UBS warned that the trade war could cause a drop in oil prices that sets off a recession in the United States, which is the world's leading oil producer.
"The slower the growth of the economy, the smaller the shock of any kind is needed to tip an economy into a recession," Carpenter wrote.
US stocks bounced higher at Wednesday’s open, clawing back ground after Tuesday’s losses.
The Dow opened 0.8%, or 200 points, higher.
The S&P 500 rose 0.7%.
The Nasdaq Composite kicked off 0.9% higher.
Shares of Starbucks (SBUX) dropped more than 2% at the opening bell, after the company lowered its outlook for next year.
American Eagle (AEO) also downgraded its outlook. Its stocks opened 11% lower.
Starbucks (SBUX) shares slumped more than 3% in early trading after it said its 2020 earnings growth won't be as strong as expected.

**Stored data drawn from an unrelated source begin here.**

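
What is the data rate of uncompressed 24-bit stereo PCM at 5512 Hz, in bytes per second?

Bit rate = 5,512 × 24 × 2 = 264,576 bits/s.
264,576 / 8 = 33,072 bytes/s.

33,072 bytes/s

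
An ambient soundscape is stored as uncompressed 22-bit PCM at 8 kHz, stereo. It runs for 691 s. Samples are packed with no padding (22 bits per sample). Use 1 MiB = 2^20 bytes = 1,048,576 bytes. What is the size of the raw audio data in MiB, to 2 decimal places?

Bits = 8,000 × 691 × 22 × 2 = 243,232,000 bits = 30,404,000 bytes.
30,404,000 / 1,048,576 = 29.00 MiB.

29.00 MiB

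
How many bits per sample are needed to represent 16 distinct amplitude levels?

4 bits

log2(16) = 4.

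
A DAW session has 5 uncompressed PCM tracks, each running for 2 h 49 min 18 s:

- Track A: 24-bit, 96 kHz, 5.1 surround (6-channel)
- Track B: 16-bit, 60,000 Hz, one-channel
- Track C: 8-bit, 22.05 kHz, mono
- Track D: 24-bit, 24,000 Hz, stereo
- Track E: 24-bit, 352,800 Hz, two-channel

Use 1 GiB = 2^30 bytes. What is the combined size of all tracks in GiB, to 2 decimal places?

39.08 GiB

2 h 49 min 18 s = 10,158 s.
Track A: 96,000 × 10,158 × 3 × 6 = 17,553,024,000 bytes.
Track B: 60,000 × 10,158 × 2 × 1 = 1,218,960,000 bytes.
Track C: 22,050 × 10,158 × 1 × 1 = 223,983,900 bytes.
Track D: 24,000 × 10,158 × 3 × 2 = 1,462,752,000 bytes.
Track E: 352,800 × 10,158 × 3 × 2 = 21,502,454,400 bytes.
Total = 41,961,174,300 bytes = 39.08 GiB.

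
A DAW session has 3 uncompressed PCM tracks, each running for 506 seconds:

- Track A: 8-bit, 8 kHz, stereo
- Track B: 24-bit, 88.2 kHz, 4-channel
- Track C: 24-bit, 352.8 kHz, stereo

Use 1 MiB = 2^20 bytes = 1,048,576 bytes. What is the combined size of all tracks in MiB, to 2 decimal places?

1539.94 MiB

Track A: 8,000 × 506 × 1 × 2 = 8,096,000 bytes.
Track B: 88,200 × 506 × 3 × 4 = 535,550,400 bytes.
Track C: 352,800 × 506 × 3 × 2 = 1,071,100,800 bytes.
Total = 1,614,747,200 bytes = 1539.94 MiB.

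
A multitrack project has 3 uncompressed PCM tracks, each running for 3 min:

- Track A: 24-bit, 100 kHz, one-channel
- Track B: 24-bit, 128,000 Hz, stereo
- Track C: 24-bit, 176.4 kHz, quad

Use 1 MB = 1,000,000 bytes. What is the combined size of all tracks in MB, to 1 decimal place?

573.3 MB

3 min = 180 s.
Track A: 100,000 × 180 × 3 × 1 = 54,000,000 bytes.
Track B: 128,000 × 180 × 3 × 2 = 138,240,000 bytes.
Track C: 176,400 × 180 × 3 × 4 = 381,024,000 bytes.
Total = 573,264,000 bytes = 573.3 MB.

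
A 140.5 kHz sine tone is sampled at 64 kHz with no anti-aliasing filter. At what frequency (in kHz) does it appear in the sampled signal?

Nyquist = 64,000/2 = 32,000 Hz; 140,500 Hz exceeds it.
Alias = |140,500 − 2×64,000| = |140,500 − 128,000| = 12,500 Hz = 12.5 kHz.

12.5 kHz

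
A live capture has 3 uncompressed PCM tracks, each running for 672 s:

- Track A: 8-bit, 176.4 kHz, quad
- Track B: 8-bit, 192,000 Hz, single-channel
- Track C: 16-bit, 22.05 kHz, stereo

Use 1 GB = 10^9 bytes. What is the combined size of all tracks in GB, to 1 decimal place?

Track A: 176,400 × 672 × 1 × 4 = 474,163,200 bytes.
Track B: 192,000 × 672 × 1 × 1 = 129,024,000 bytes.
Track C: 22,050 × 672 × 2 × 2 = 59,270,400 bytes.
Total = 662,457,600 bytes = 0.7 GB.

0.7 GB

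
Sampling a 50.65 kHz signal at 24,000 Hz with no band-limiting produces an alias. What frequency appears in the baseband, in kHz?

2.65 kHz

Nyquist = 24,000/2 = 12,000 Hz; 50,650 Hz exceeds it.
Alias = |50,650 − 2×24,000| = |50,650 − 48,000| = 2,650 Hz = 2.65 kHz.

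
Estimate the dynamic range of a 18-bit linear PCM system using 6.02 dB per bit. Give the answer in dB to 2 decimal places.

18 × 6.02 = 108.36 dB.

108.36 dB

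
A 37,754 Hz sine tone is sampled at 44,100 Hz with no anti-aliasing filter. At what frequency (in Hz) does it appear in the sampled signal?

6,346 Hz

Nyquist = 44,100/2 = 22,050 Hz; 37,754 Hz exceeds it.
Alias = |37,754 − 1×44,100| = |37,754 − 44,100| = 6,346 Hz.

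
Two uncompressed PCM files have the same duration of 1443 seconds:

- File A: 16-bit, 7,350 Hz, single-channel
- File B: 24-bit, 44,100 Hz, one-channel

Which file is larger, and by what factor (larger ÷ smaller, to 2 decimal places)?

File B, by a factor of 9.00

File A: 7,350 × 2 × 1 = 14,700 bytes/s.
File B: 44,100 × 3 × 1 = 132,300 bytes/s.
File B is larger; ratio = 190,908,900 / 21,212,100 = 9.00.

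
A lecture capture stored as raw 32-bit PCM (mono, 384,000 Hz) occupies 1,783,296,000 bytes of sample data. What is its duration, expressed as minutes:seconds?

19:21

Byte rate = 384,000 × 4 × 1 = 1,536,000 bytes/s.
Duration = 1,783,296,000 / 1,536,000 = 1,161 s.
1,161 s = 19:21.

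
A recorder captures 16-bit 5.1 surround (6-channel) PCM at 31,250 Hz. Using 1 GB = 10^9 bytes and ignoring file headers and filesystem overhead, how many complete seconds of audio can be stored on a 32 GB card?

Uncompressed byte rate = 31,250 × 2 × 6 = 375,000 bytes/s.
Capacity = 32 × 1,000,000,000 = 32,000,000,000 bytes.
32,000,000,000 / 375,000 ≈ 85333.33 s → 85,333 seconds.

85,333 seconds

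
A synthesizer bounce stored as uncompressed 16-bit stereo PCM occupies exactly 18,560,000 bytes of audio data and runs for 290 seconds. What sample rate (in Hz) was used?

Bytes = sample_rate × seconds × bytes_per_sample × channels.
sample_rate = 18,560,000 / (290 × 2 × 2) = 18,560,000 / 1,160 = 16,000 Hz.

16,000 Hz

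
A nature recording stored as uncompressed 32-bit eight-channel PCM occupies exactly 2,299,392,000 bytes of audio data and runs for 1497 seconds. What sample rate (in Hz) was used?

Bytes = sample_rate × seconds × bytes_per_sample × channels.
sample_rate = 2,299,392,000 / (1,497 × 4 × 8) = 2,299,392,000 / 47,904 = 48,000 Hz.

48,000 Hz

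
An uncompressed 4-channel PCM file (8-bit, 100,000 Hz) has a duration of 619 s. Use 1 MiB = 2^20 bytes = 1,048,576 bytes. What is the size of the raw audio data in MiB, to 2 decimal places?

Bytes = 100,000 samples/s × 619 s × 1 bytes/sample × 4 ch = 247,600,000 bytes.
247,600,000 / 1,048,576 = 236.13 MiB.

236.13 MiB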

The world's largest coffee chain said 2020 growth will be below its original forecast of 10% or more. Starbucks revealed the updated forecast in a presentation at the Goldman Sachs Global Retailing Conference.
The stock is up 45% for the year. Starbucks' next earnings release will be in late October.
The US trade deficit decreased to $54 billion in July as exports went up and imports went down, according to the Bureau of Economic Analysis.
That is a drop of $1.5 billion versus June, but less than economists had expected.
Stock futures remained upbeat following the data release.